I am trying to evaluate Aspose.pdf for java.
How can I get text from a PDF as paragraphs?

Hi Jukka,


Thanks for your inquiry. You may extract text from PDF document and preserve the formatting using “Pure” TextFormattingMode. Please check following sample code for the purpose. You can also extract text from a specified page region.

// open document<o:p></o:p>

com.aspose.pdf.Document pdfDocument = new com.aspose.pdf.Document(myDir+ "input.pdf");

// create TextAbsorber object to extract text

com.aspose.pdf.TextAbsorber textAbsorber = new com.aspose.pdf.TextAbsorber();

//set text extraction options - set text extraction mode (Raw-no formatting or Pure- preserve formatting)

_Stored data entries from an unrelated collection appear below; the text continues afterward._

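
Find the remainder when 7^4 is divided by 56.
Use repeated squaring. Binary(4) = 100. Walk through the bits of the exponent 4 left-to-right: at each bit after the leading one, square the running value, then multiply by 7 if the bit is 1 (always reducing mod 56):
  bit 1 = 1 (leading): start with 7.
  bit 2 = 0: square 7^2 = 49 (mod 56).
  bit 3 = 0: square 49^2 = 2401 ≡ 49 (mod 56).
Final value: 7^4 ≡ 49 (mod 56).

Final answer: 49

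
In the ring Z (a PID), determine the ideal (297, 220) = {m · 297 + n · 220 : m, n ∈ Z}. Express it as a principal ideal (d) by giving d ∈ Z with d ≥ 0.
In the PID Z, (a, b) is generated by gcd(a, b). Compute gcd(297, 220) with the extended Euclidean algorithm, tracking rows (r, s, t) with s·297 + t·220 = r:
  row A: (297, 1, 0)   [1·297 + 0·220 = 297]
  row B: (220, 0, 1)   [0·297 + 1·220 = 220]
  297 = 1·220 + 77   → row C = row A − 1·row B = (77, 1, −1)   [check: 1·297 − 1·220 = 77]
  220 = 2·77 + 66   → row D = row B − 2·row C = (66, −2, 3)   [check: −2·297 + 3·220 = 66]
  77 = 1·66 + 11   → row E = row C − 1·row D = (11, 3, −4)   [check: 3·297 − 4·220 = 11]
  66 = 6·11 + 0   → remainder 0, stop. gcd = 11 (last nonzero row E).
So gcd(297, 220) = 11, with Bézout identity 3·297 − 4·220 = 11. Containment (⊇): the Bézout identity exhibits 11 as an element of (297, 220), giving (11) ⊆ (297, 220). Containment (⊆): since 11 | 297 and 11 | 220 (297 = 11·27, 220 = 11·20), every Z-linear combination of 297 and 220 is divisible by 11, so (297, 220) ⊆ (11). Therefore (297, 220) = (11), d = 11.

Final answer: (297, 220) = (11); d = 11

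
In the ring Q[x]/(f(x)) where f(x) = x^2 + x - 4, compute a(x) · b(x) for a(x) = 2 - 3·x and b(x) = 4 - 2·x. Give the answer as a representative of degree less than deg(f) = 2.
a · b ≡ 32 - 22·x (mod f(x))

First multiply in Q[x] without reducing: a · b = 6·x^2 - 16·x + 8. Now divide by f(x) = x^2 + x - 4, eliminating the leading term at each step:
  leading term 6·x^2: subtract (6)·f(x) = 6·x^2 + 6·x - 24, leaving 32 - 22·x
The degree is now < 2, so this is the remainder. Hence a · b ≡ 32 - 22·x in Q[x]/(f).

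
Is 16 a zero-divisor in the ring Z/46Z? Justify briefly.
YES

gcd(16, 46) = 2 > 1, so 16 is not a unit in Z/46Z. In Z/nZ every nonzero non-unit is a zero-divisor: explicitly, take b = 46/gcd = 23 ≠ 0 (mod 46); then 16·23 = 368 = 8·46, i.e. 16·23 ≡ 0 (mod 46). So 16 is a zero-divisor.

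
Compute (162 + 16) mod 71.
36

Reduce the summands first: 162 ≡ 20 (mod 71), so 162 + 16 ≡ 20 + 16 (mod 71). 20 + 16 = 36; 36 = 0·71 + 36, so (162 + 16) mod 71 = 36.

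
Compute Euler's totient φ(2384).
φ is multiplicative, with φ(p^e) = p^e − p^(e−1). Factorise 2384 = 2^4 · 149. Then
  φ(2384) = (2^4 − 2^3) · (149 − 1) = 8 · 148 = 1184.

Final answer: φ(2384) = 1184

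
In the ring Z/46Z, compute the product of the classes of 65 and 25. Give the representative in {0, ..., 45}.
15

Reduce the factors first: 65 ≡ 19 (mod 46), so 65 · 25 ≡ 19 · 25 (mod 46). 19 · 25 = 475. Dividing by 46: 475 = 10·46 + 15. So (65 · 25) mod 46 = 15.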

textAbsorber.getExtractionOptions().setFormattingMode(TextExtractionOptions.TextFormattingMode.Pure);

// accept the absorber for all the pages

pdfDocument.getPages().get_Item(29).accept(textAbsorber);

// get the extracted text

String extractedText = textAbsorber.getText();

// create a writer and open the file

java.io.FileWriter writer = new java.io.FileWriter(new java.io.File(

myDir + "Extracted_text_java.txt"));

writer.write(extractedText);

// write a line of text to the file

// tw.WriteLine(extractedText);

// close the stream

writer.close();


Please feel free to contact us for any further assistance.


Best Regards,

@JukkaTervaskanto

We would like to share with you that Aspose.PDF for Java now supports extracting text from PDF document paragraphs-wise. Please consider using following code snippet:

Document doc = new Document(dataDir + "temp--(3d-pdf).pdf");
        TextAbsorber ta = new TextAbsorber();
        ta.visit(doc);
        System.out.println(ta.getText());
        ParagraphAbsorber pa = new ParagraphAbsorber();
        pa.visit(doc);
        for (PageMarkup pm:pa.getPageMarkups()){
            for (MarkupSection ms:pm.getSections()){

                for (MarkupParagraph mp:ms.getParagraphs()){
                    StringBuilder sb =new StringBuilder();
                    for(java.util.List<TextFragment> tflist : mp.getLines()){
                        for(TextFragment tf:tflist ){
                            sb.append(tf.getText());
                        }
                        sb.append("/r/n");
                    }
                    sb.append("/r/n");
                    System.out.println(sb);
                }
            }
        }